Переиздано Козельской Введенской Оптиной пустынью в 1992 г.
23
По этому поводу я вспоминаю два случая, два суждения его о двух отшельниках. Один из них был Оптинский; он никогда, несмотря на предложения игумена, не хотел постричься и так и умер простым послушником, живя постоянно один в лесу, в самой убогой обстановке. Он говорил: «на что мне пострижение? Я и так все с одним Богом здесь!» Отец Климент с восторгом говорил об этом человеке, рассказывал мне с чувством, до чего он сжился с природой, как дикие птички по одному его зову садились на его руки, плечи и голову… Отец Климент видимо завидовал этому отшельнику; завидовал не в худом, а в хорошем смысле этого слова, т. е. желал бы сам быть ему подобен, но не мог. В этого рода рассказах и суждениях выражалось презрение отца Климента к комфорту и к собственным привычкам более утонченного быта. Другой инок (в суждениях о котором видно было у отца Климента, напротив того, невольное желание простора и удобств) жил не здесь, а в ином, дальнем монастыре. Он был дворянин, образован, богат, но удалившись в обитель вследствие семейных огорчений, построил себе чрезвычайно тесную, очень темную и низкую келью и жил в ней, окруженный большой библиотекой, в которой вместе с духовными книгами находилось и множество светских сочинений. Отец Климент, познакомившись с этим монахом, очень жалел о том, что он не имея около себя хорошего наставника, впал относительно обстановки своей в большую ошибку. «Келью, жилище, говорил отец Климент, надо бы ему было построить себе более сообразное с его прежними привычками; эта теснота и этот мрак ужасны. Но Байрона и французские романы можно было бы и не привозить с собой в монастырь… Такое чтение вредит неутвержденному монаху, а пересиливать сразу свои телесные привычки и непомерно стеснять свое жилище тоже неосторожно… Это наводит уныние, а за унынием следует много худого. В великопостной молитве «Господи и Владыко живота моего» у греков следует: «дух праздности, любопытства и т. д.» В славянском же переводе: «дух праздности, уныния и т. д.» У греков указывается на источник; у нас предпочли указать на результат. Если мы в праздности нашей увлекаемся ненужным любопытством, например, начинаем читать вовсе нас не касающиеся книги, то это ведет непременно к унынию… Изменение, внесенное в эту молитву переводившими чрезвычайно глубокомысленно. И все эти мысли пришли мне в голову, при виде мрачной, тесно кельи отца Д. И при взгляде на любовные поэмы, которые стояли у него на полках.
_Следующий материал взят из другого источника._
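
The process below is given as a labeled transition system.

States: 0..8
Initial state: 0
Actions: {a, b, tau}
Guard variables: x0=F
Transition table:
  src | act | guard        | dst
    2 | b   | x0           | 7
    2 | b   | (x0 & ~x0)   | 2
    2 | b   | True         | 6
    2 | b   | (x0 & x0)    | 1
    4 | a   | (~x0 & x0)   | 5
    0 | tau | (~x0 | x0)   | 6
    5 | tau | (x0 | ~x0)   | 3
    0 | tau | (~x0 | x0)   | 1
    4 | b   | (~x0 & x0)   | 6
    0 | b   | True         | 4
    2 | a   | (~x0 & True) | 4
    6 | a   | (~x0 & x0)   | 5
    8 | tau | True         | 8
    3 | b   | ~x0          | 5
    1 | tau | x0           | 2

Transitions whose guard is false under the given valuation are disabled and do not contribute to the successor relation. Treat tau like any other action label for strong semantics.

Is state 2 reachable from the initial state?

Answer: UNREACHABLE

Trace:
8 transition(s) survive guard evaluation.
L0 = {0}
L1 = {1,4,6}  cumulative {0,1,4,6}
Reachable = {0,1,4,6}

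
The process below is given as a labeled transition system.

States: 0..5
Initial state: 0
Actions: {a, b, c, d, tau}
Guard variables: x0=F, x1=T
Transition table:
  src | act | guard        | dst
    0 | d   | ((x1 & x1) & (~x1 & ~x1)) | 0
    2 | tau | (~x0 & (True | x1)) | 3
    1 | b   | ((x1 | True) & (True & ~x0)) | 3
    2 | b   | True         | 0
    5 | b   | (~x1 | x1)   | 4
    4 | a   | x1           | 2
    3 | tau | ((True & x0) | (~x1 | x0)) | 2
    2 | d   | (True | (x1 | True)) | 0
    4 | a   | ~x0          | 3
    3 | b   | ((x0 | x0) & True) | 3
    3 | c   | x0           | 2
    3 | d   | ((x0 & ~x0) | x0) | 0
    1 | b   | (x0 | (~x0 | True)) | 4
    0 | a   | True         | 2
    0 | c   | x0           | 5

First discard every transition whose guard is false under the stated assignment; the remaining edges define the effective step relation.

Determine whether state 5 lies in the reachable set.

After dropping false guards: 9 live edges.
depth 0: {0}
depth 1: {2}  cumulative {0,2}
depth 2: {3}  cumulative {0,2,3}
R = {0,2,3}

Answer: UNREACHABLE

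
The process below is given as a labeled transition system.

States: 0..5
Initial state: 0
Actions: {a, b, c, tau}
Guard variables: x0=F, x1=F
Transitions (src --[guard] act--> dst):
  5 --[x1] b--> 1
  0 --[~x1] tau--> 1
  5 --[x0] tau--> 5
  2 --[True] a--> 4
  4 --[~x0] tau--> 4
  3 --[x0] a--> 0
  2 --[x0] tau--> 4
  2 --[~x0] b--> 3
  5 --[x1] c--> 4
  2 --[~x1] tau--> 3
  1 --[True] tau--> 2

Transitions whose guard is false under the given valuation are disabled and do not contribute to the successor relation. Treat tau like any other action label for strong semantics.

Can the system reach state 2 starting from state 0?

After dropping false guards: 6 live edges.
depth 0: {0}
depth 1: {1}  now seen {0,1}
depth 2: {2}  now seen {0,1,2}
depth 3: {3,4}  now seen {0,1,2,3,4}
Reachable = {0,1,2,3,4}
Path to 2: tau·tau

Answer: REACHABLE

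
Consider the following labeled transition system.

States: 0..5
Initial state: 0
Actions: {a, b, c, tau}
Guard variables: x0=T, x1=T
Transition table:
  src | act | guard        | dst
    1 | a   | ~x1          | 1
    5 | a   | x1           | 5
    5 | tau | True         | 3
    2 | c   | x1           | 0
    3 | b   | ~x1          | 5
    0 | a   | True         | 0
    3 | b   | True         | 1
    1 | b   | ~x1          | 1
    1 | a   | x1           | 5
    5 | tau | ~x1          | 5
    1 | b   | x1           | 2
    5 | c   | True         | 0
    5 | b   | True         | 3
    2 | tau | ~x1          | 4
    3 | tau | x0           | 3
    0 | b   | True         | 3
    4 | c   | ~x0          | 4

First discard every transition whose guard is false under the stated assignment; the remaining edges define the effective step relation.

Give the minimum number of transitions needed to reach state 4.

BFS to 4:
  depth 0: {0}
  depth 1: {3}
  depth 2: {1}
  depth 3: {2,5}
4 never appears.

Answer: UNREACHABLE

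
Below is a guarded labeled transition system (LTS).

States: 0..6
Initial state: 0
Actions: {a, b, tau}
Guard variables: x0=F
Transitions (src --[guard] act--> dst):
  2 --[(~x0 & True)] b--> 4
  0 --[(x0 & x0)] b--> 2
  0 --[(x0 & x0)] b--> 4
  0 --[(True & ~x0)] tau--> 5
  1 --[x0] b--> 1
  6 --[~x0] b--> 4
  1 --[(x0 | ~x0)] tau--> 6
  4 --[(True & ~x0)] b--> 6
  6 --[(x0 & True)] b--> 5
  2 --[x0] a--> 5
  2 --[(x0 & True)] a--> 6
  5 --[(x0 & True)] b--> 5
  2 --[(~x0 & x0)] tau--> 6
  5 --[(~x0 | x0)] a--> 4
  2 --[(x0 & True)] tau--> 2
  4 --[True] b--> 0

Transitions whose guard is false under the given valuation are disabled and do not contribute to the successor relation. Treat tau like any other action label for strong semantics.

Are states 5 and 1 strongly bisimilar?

Answer: NOT BISIMILAR

Working:
Refine partition for ~:
  π0 = {{0,1,2,3,4,5,6}}
  π1 = {{0,1},{2,4,6},{3},{5}}
  π2 = {{0},{1},{2,6},{3},{4},{5}}
Fixed point at round 3; 6 class(es).
[5]={5}  [1]={1}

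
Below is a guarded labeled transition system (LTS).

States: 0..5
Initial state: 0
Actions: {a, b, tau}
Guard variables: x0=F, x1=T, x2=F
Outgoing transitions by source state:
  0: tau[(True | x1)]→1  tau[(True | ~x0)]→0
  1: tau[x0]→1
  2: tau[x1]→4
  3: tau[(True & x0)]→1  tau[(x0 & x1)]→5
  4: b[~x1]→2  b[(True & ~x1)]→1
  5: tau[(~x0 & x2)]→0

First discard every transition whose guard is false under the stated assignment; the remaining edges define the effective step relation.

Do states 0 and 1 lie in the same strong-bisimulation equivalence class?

Bisimulation quotient by refinement:
  π0 = {{0,1,2,3,4,5}}
  π1 = {{0,2},{1,3,4,5}}
  π2 = {{0},{1,3,4,5},{2}}
stable after 3 split(s): 3 block(s)
class of 0: {0}; class of 1: {1,3,4,5}

Answer: NOT BISIMILAR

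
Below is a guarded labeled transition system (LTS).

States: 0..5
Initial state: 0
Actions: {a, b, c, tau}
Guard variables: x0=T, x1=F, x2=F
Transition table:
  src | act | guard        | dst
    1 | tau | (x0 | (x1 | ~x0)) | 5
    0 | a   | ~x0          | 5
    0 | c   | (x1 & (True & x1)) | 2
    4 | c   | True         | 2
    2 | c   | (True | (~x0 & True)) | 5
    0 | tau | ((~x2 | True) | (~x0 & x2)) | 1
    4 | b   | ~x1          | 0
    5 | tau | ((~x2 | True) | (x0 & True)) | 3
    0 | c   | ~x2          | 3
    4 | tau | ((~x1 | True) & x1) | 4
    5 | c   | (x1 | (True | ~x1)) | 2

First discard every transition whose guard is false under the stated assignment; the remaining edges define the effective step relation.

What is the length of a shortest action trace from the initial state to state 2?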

Мне стало его очень жаль!»
24
В скитской летописи записано:
«1858 год. 8 февраля. Суббота. В ночь под 8-е прибыл в Оптину из Москвы сын лютеранскаго пастора столицы, Максимилиан Карлович Зедергольм, брат Константина Карловича. Г. Максимилиан Зедергольм состоит на государственной службе помощником члена Самарского отряда управления денежных сборов. Прежде, по письменному сношению со старцем, отцом Макарием чрез брата своего, Константина Карловича, а теперь и лично он просил удостоить его присоединения к Православной Церкви, что и было совершено тут же, безотлагательно, по случаю нахождения его на службе. Чрез посредство старца, о. Макария и о. Архимандрита Моисея прибыл в скитскую церковь Козельский протоиерей, Василий Онисимович Сахаров, и в 12 часов, по Литургии, совершил присоединение и миропомазание. 9 числа новоприсоединенный Максим Карлович удостоен причащения Св. Таин Христовых в скитской церкви и отправился в путь с миром». (Прим. Составителя).
25
Об этом он подробно рассказывает в своем письме к брату (см. Приложение).
26
По всей видимости Леонтьев имеет в виду своего слугу – Георгия, грека по происхождению. (Прим. Составителя).